My first encounter with the project was actually when I first joined as an intern last August. We were trying to make the most realistic version of an OT [operational technology] network environment for a grid operator so I was given the role of updating each station within the process (i.e. the DMZ servers and RTUs), which I really enjoyed. I went travelling after my internship but ENCS asked me to stay in touch and I became a full-time employee when I came back. Since returning, I now have an even clearer sense of responsibility which has been great for my development.

What is your background and what attracted you to ENCS?

I graduated from Delft University last year with a bachelor’s degree in Computer Science and ENCS’ RTBT project really stood out to me. Having the chance to create an interactive training programme for the energy industry isn’t something you come across everyday so it definitely caught my eye.

I didn’t know a huge amount about cyber-security before I started but after meeting Michael, his enthusiasm really rubbed off on me. In fact, I actually ended up starting the next day! Since I’ve started working at ENCS, the work has been so engaging that I’ve decided to study a masters in Computer Science which has cyber-security modules. I’ll be starting next September whilst continuing in my current role so I suppose I’ll have the best of both worlds!

What’s your favourite part about working at ENCS?
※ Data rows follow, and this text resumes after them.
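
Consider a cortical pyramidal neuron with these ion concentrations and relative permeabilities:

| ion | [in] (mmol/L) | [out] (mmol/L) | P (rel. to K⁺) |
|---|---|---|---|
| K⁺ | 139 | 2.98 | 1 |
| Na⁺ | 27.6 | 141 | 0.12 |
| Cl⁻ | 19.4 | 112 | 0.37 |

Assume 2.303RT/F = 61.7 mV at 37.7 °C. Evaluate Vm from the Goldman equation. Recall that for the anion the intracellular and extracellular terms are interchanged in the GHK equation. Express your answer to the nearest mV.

-51 mV

Vm = 61.7 · log₁₀[(Σ P·[cation]ₒ + Σ P·[anion]ᵢ) / (Σ P·[cation]ᵢ + Σ P·[anion]ₒ)]
Numerator = 1×2.98 + 0.12×141 + 0.37×19.4 = 27.08
Denominator = 1×139 + 0.12×27.6 + 0.37×112 = 183.8
Vm = 61.7 · log₁₀(0.14736) = 61.7 × (-0.8316) = -51.31 mV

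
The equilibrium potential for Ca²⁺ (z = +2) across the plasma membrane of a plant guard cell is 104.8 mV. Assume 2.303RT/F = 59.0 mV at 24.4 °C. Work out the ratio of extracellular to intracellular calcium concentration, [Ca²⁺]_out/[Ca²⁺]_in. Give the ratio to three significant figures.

3570

log₁₀([out]/[in]) = E·z/(59.0) = 104.8 × 2 / 59.0 = 3.5525
[out]/[in] = 10^(3.5525) = 3569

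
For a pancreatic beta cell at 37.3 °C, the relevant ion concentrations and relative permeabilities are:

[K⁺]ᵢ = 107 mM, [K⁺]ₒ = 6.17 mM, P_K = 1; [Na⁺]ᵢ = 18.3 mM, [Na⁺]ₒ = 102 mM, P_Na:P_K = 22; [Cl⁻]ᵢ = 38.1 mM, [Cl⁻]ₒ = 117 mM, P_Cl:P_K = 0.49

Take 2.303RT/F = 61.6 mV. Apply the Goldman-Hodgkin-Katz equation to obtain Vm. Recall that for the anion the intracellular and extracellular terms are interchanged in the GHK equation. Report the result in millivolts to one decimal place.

37.1 mV

Vm = 61.6 · log₁₀[(Σ P·[cation]ₒ + Σ P·[anion]ᵢ) / (Σ P·[cation]ᵢ + Σ P·[anion]ₒ)]
Numerator = 1×6.17 + 22×102 + 0.49×38.1 = 2269
Denominator = 1×107 + 22×18.3 + 0.49×117 = 566.9
Vm = 61.6 · log₁₀(4.002) = 61.6 × (0.6023) = 37.10 mV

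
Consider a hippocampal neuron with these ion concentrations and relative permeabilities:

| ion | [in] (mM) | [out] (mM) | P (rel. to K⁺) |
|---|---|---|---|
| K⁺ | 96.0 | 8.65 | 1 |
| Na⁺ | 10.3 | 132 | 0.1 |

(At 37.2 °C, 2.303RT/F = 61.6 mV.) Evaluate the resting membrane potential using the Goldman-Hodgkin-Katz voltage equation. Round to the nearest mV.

-40 mV

Vm = 61.6 · log₁₀[(Σ P·[cation]ₒ + Σ P·[anion]ᵢ) / (Σ P·[cation]ᵢ + Σ P·[anion]ₒ)]
Numerator = 1×8.65 + 0.1×132 = 21.85
Denominator = 1×96.0 + 0.1×10.3 = 97.03
Vm = 61.6 · log₁₀(0.22519) = 61.6 × (-0.6475) = -39.88 mV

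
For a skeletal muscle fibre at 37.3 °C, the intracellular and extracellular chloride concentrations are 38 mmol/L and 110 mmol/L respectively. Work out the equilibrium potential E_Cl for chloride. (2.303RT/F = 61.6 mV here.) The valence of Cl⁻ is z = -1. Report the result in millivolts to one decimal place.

E = (61.6/z) · log₁₀([Cl⁻]_out/[Cl⁻]_in) with z = -1.
For an anion, dividing by z = -1 reverses the sign.
= (61.6/-1) · log₁₀(110/38) = -61.60 · log₁₀(2.895)
= -61.60 · (0.4616) = -28.44 mV

-28.4 mV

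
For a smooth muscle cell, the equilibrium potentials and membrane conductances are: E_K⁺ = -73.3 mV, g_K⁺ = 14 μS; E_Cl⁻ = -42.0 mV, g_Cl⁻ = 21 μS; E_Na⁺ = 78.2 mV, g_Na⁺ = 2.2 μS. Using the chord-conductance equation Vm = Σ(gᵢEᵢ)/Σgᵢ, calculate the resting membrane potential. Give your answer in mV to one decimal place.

Σ gᵢEᵢ = 14·(-73.3) + 21·(-42.0) + 2.2·(78.2) = -1736.16
Σ gᵢ = 14 + 21 + 2.2 = 37.2
Vm = -1736.16 / 37.2 = -46.67 mV

-46.7 mV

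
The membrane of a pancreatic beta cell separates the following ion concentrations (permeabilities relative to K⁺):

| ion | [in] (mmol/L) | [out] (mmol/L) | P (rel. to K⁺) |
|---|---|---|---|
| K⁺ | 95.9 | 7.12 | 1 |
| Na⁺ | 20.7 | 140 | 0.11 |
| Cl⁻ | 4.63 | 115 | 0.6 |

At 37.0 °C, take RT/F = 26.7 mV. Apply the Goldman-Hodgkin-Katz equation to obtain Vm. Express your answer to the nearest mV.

Vm = 26.7 · ln[(Σ P·[cation]ₒ + Σ P·[anion]ᵢ) / (Σ P·[cation]ᵢ + Σ P·[anion]ₒ)]
Numerator = 1×7.12 + 0.11×140 + 0.6×4.63 = 25.3
Denominator = 1×95.9 + 0.11×20.7 + 0.6×115 = 167.2
Vm = 26.7 · ln(0.15132) = 26.7 × (-1.8883) = -50.42 mV

-50 mV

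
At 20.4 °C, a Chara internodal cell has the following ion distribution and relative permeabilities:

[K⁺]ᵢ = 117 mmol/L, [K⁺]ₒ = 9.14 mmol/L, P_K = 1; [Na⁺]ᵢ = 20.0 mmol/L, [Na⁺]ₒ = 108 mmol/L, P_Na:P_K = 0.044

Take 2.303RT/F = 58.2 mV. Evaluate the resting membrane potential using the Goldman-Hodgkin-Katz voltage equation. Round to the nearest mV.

Vm = 58.2 · log₁₀[(Σ P·[cation]ₒ + Σ P·[anion]ᵢ) / (Σ P·[cation]ᵢ + Σ P·[anion]ₒ)]
Numerator = 1×9.14 + 0.044×108 = 13.89
Denominator = 1×117 + 0.044×20.0 = 117.9
Vm = 58.2 · log₁₀(0.11785) = 58.2 × (-0.9287) = -54.05 mV

-54 mV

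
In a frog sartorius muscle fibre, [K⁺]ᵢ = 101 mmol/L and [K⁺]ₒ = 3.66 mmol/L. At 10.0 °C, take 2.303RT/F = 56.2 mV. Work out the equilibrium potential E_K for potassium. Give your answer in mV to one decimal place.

E = (56.2/z) · log₁₀([K⁺]_out/[K⁺]_in) with z = +1.
= (56.2/1) · log₁₀(3.66/101) = 56.20 · log₁₀(0.03624)
= 56.20 · (-1.4408) = -80.98 mV

-81.0 mV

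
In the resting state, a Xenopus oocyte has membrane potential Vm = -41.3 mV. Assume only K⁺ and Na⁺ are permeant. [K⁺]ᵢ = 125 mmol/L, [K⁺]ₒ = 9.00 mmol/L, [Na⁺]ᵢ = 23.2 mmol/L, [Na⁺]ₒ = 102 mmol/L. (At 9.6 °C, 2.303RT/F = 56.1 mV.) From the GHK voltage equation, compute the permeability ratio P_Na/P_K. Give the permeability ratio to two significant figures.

Let α = P_Na/P_K. GHK: Vm = 56.1·log₁₀[(Kₒ + α·Naₒ)/(Kᵢ + α·Naᵢ)].
10^(Vm/56.1) = 10^(-41.3/56.1) = 0.18358
So 0.18358·(Kᵢ + α·Naᵢ) = Kₒ + α·Naₒ → α = (0.18358·125.0 − 9.0) / (102.0 − 0.18358·23.2)
α = (22.95 − 9.0) / (102.0 − 4.259) = 13.95/97.74 = 0.1427

0.14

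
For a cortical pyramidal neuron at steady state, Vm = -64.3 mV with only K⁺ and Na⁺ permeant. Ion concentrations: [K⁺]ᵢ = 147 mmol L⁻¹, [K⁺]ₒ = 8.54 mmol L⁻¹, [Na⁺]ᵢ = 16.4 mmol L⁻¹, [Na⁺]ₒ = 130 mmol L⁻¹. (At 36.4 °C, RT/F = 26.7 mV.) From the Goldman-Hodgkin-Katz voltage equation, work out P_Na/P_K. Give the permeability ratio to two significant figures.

Let α = P_Na/P_K. GHK: Vm = 26.7·ln[(Kₒ + α·Naₒ)/(Kᵢ + α·Naᵢ)].
e^(Vm/26.7) = e^(-64.3/26.7) = 0.089974
So 0.089974·(Kᵢ + α·Naᵢ) = Kₒ + α·Naₒ → α = (0.089974·147.0 − 8.54) / (130.0 − 0.089974·16.4)
α = (13.23 − 8.54) / (130.0 − 1.476) = 4.686/128.5 = 0.03646

0.036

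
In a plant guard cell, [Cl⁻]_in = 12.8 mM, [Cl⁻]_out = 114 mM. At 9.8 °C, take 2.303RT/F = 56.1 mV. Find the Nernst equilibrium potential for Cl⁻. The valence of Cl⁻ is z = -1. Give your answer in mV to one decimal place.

-53.3 mV

E = (56.1/z) · log₁₀([Cl⁻]_out/[Cl⁻]_in) with z = -1.
For an anion, dividing by z = -1 reverses the sign.
= (56.1/-1) · log₁₀(114/12.8) = -56.10 · log₁₀(8.906)
= -56.10 · (0.9497) = -53.28 mV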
The time for self-development. That’s really what you need when you’re at an early stage of your career, whether that’s the time to research topics you don’t understand or to ask those key questions. My education helped me understand the core basics such as how a network works, but you realise there’s a big difference between theory and practical application. I didn’t have a cyber-security module in my bachelors, it was something I learnt here and I’m privileged to work alongside experienced colleagues who are very supportive and encouraging.
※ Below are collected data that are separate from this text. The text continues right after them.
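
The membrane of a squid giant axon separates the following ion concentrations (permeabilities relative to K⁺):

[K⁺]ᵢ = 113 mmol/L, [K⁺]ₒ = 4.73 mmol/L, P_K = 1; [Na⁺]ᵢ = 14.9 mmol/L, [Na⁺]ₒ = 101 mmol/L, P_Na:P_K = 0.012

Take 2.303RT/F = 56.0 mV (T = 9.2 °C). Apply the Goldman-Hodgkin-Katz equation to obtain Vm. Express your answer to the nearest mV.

-72 mV

Vm = 56.0 · log₁₀[(Σ P·[cation]ₒ + Σ P·[anion]ᵢ) / (Σ P·[cation]ᵢ + Σ P·[anion]ₒ)]
Numerator = 1×4.73 + 0.012×101 = 5.942
Denominator = 1×113 + 0.012×14.9 = 113.2
Vm = 56.0 · log₁₀(0.052501) = 56.0 × (-1.2798) = -71.67 mV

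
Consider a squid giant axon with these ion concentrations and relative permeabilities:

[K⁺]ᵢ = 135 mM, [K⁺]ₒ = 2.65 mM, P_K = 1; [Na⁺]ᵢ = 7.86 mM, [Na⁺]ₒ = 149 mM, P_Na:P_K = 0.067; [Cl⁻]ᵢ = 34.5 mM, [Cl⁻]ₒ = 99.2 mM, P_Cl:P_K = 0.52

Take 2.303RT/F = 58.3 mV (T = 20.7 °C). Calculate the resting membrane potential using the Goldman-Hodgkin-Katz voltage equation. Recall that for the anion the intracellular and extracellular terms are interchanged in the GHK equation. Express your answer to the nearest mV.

-46 mV

Vm = 58.3 · log₁₀[(Σ P·[cation]ₒ + Σ P·[anion]ᵢ) / (Σ P·[cation]ᵢ + Σ P·[anion]ₒ)]
Numerator = 1×2.65 + 0.067×149 + 0.52×34.5 = 30.57
Denominator = 1×135 + 0.067×7.86 + 0.52×99.2 = 187.1
Vm = 58.3 · log₁₀(0.1634) = 58.3 × (-0.7868) = -45.87 mV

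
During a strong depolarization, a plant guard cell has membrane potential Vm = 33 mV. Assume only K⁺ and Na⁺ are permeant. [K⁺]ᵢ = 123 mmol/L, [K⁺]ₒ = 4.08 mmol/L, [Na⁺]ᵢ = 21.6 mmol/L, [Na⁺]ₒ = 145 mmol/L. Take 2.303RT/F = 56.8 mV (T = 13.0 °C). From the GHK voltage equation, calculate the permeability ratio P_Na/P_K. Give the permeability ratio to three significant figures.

7.41

Let α = P_Na/P_K. GHK: Vm = 56.8·log₁₀[(Kₒ + α·Naₒ)/(Kᵢ + α·Naᵢ)].
10^(Vm/56.8) = 10^(33.0/56.8) = 3.8105
So 3.8105·(Kᵢ + α·Naᵢ) = Kₒ + α·Naₒ → α = (3.8105·123.0 − 4.08) / (145.0 − 3.8105·21.6)
α = (468.7 − 4.08) / (145.0 − 82.31) = 464.6/62.69 = 7.411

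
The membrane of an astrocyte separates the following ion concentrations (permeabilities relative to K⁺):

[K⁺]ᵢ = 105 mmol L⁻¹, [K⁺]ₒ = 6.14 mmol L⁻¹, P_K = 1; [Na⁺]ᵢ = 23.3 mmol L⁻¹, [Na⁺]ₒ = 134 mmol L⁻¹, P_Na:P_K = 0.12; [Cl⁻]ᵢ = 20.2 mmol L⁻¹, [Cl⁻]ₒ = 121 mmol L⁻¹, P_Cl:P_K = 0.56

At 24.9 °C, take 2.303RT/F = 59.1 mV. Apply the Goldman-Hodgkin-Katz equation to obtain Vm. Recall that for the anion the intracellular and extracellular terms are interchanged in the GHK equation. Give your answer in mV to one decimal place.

-42.5 mV

Vm = 59.1 · log₁₀[(Σ P·[cation]ₒ + Σ P·[anion]ᵢ) / (Σ P·[cation]ᵢ + Σ P·[anion]ₒ)]
Numerator = 1×6.14 + 0.12×134 + 0.56×20.2 = 33.53
Denominator = 1×105 + 0.12×23.3 + 0.56×121 = 175.6
Vm = 59.1 · log₁₀(0.191) = 59.1 × (-0.7190) = -42.49 mV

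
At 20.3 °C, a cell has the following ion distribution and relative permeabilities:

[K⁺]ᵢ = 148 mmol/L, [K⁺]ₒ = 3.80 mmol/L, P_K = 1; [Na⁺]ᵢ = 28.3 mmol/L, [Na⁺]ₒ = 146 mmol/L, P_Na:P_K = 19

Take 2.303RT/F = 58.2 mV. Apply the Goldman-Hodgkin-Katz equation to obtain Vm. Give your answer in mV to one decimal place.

Vm = 58.2 · log₁₀[(Σ P·[cation]ₒ + Σ P·[anion]ᵢ) / (Σ P·[cation]ᵢ + Σ P·[anion]ₒ)]
Numerator = 1×3.80 + 19×146 = 2778
Denominator = 1×148 + 19×28.3 = 685.7
Vm = 58.2 · log₁₀(4.051) = 58.2 × (0.6076) = 35.36 mV

35.4 mV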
Have you been working on anything exciting recently?

There are some new updates to the practical side of the training that I’m really keen to share with the participants and we’ve also got some new hardware that’s going to take the simulation to the next level. It’s always rewarding when you get people who are really keen in the training and are already thinking about new ways they can implement it into their current systems. There’s been so much enthusiasm in our last two sessions so I really hope these new updates can help this continue.

What would you say to someone considering a cyber-security career in the energy sector?

For people such as myself who are interested in cyber-security but don’t have any prior professional work experience, just do it. It can seem really complicated at first but try hacking one of your own devices and see what happens. Trial and error is really the best approach. In terms of specialising in the energy sector, it’s one of the most critical parts of our society with a good blend of IT and OT, which is always helpful to learn. Without energy you can’t do anything so I’d definitely recommend it as the sector to work in.